Il forte deprezzamento del rublo russo rispetto al dollaro statunitense e anche all’euro, determinerà il rientro dei migranti moldavi
La stima che è stata effettuata ritiene che torneranno dal 20-30% dei cittadini moldavi che lavorano nella Federazione Russa, questo secondo l’esperto di IDIS futuro, Corina Gaibu. IDIS è un istituto realizzato per iniziative di sviluppo e sociali (IDIS “Futuro) è un ente governativo Moldova. Istituto per iniziative di sviluppo e sociali, il successore della Fondazione Futuro, con l’obiettivo di costruire le istituzioni democratiche e lo sviluppo di uno spirito di responsabilità tra i politici, funzionari pubblici e cittadini del paese.

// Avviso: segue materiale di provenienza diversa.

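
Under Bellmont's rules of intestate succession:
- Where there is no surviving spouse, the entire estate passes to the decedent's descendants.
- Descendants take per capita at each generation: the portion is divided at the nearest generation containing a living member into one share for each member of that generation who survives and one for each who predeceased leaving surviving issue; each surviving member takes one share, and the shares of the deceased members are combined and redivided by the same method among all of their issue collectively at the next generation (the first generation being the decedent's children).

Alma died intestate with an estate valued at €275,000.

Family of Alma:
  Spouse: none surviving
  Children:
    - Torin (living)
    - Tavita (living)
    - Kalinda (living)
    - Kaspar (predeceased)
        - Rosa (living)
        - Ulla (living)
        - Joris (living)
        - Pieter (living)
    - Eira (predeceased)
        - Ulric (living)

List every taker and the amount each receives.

Torin: €55,000; Tavita: €55,000; Kalinda: €55,000; Rosa: €22,000; Ulla: €22,000; Joris: €22,000; Pieter: €22,000; Ulric: €22,000

The entire €275,000 passes to the descendants.
That amount (€275,000) is divided at the children's generation into 5 shares of €55,000. Torin, Tavita, and Kalinda each take €55,000. The 2 shares of the deceased (Kaspar and Eira) are combined into a pool of €110,000.
That pool (€110,000) is divided at the grandchildren's generation equally among Rosa, Ulla, Joris, Pieter, and Ulric: €22,000 each.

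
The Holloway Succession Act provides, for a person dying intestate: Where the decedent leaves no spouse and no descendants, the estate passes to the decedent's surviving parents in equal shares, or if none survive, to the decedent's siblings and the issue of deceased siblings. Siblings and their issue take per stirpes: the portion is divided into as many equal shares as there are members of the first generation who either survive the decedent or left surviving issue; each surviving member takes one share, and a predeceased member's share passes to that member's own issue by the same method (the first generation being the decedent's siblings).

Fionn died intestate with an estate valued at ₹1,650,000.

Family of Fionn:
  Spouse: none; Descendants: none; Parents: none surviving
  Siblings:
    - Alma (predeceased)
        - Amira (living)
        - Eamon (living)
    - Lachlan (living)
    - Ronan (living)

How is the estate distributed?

Amira: ₹275,000; Eamon: ₹275,000; Lachlan: ₹550,000; Ronan: ₹550,000

The entire ₹1,650,000 passes to the siblings and their issue.
That amount (₹1,650,000) is divided into 3 shares of ₹550,000: Lachlan and Ronan each take ₹550,000; Alma's ₹550,000 share passes to Alma's issue.
Alma's share (₹550,000) is divided into 2 shares of ₹275,000: Amira and Eamon each take ₹275,000.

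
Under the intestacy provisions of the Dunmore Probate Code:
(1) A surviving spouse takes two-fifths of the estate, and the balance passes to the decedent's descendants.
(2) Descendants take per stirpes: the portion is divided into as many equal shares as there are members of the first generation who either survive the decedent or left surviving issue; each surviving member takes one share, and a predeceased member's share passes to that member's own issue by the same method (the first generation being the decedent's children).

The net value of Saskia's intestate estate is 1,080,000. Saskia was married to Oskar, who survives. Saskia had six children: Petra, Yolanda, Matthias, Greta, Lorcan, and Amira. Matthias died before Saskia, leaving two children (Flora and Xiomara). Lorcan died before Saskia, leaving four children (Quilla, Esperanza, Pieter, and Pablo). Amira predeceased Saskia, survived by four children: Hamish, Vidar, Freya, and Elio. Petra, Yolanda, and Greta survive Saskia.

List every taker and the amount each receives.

Oskar takes two-fifths of 1,080,000 = 432,000. The remaining 648,000 passes to the descendants.
The descendants' portion (648,000) is divided into 6 shares of 108,000: Petra, Yolanda, and Greta each take 108,000; Matthias's 108,000 share passes to Matthias's issue; Lorcan's 108,000 share passes to Lorcan's issue; Amira's 108,000 share passes to Amira's issue.
Matthias's share (108,000) is divided into 2 shares of 54,000: Flora and Xiomara each take 54,000.
Lorcan's share (108,000) is divided into 4 shares of 27,000: Quilla, Esperanza, Pieter, and Pablo each take 27,000.
Amira's share (108,000) is divided into 4 shares of 27,000: Hamish, Vidar, Freya, and Elio each take 27,000.

Oskar: 432,000; Petra: 108,000; Yolanda: 108,000; Flora: 54,000; Xiomara: 54,000; Greta: 108,000; Quilla: 27,000; Esperanza: 27,000; Pieter: 27,000; Pablo: 27,000; Hamish: 27,000; Vidar: 27,000; Freya: 27,000; Elio: 27,000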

Tuttavia, l’esperto ritiene che l’economia moldava non soffrirà molto del fatto che molte società reindirizzerà il proprio mercato verso i mercati europei. “Ovviamente, il deprezzamento del rublo russo ha determinate serie conseguenze. Si tratta di una situazione simile come la caduta dell’URSS, ma abbiamo grande stima del mercato moldava, abbiamo chiuso il mercato russo e abbiamo reindirizzerato le esportazioni verso il mercato europeo, così il deprezzamento del rublo russo non avrà effetti così elevati sull’economia nazionale” ha dichiarato l’esperto di IDIS futuro, Corina Gaibu
Per quanto concerne le conseguenze della situazione dei migranti moldavi, l’esperto ritiene che molti continueranno a lavorare in Russia, e il 20-30% deciderà di tornare in Moldavia. “C’è un rischio serio per i migranti di perdere il proprio posto di lavoro e di tornare a casa. Questa è una sfida per il nuovo governo, una sfida che può essere gestita, può essere l’occasione di trovare nuovi posti di lavoro “, ha affermato l’esperto.
Oggi, il tasso di cambio della moneta europea ha raggiunto un record di 100 rubli sulla quotazione presso la borsa a Mosca, verso le 14.08 ora locale. Allo stesso tempo, il dollaro ha avuto modo di assestarsi sui 80 rubli. Altre fonti rilevano come il rublo sia diventato la moneta più debole del mondo, superando anche la hryvnia ucraina.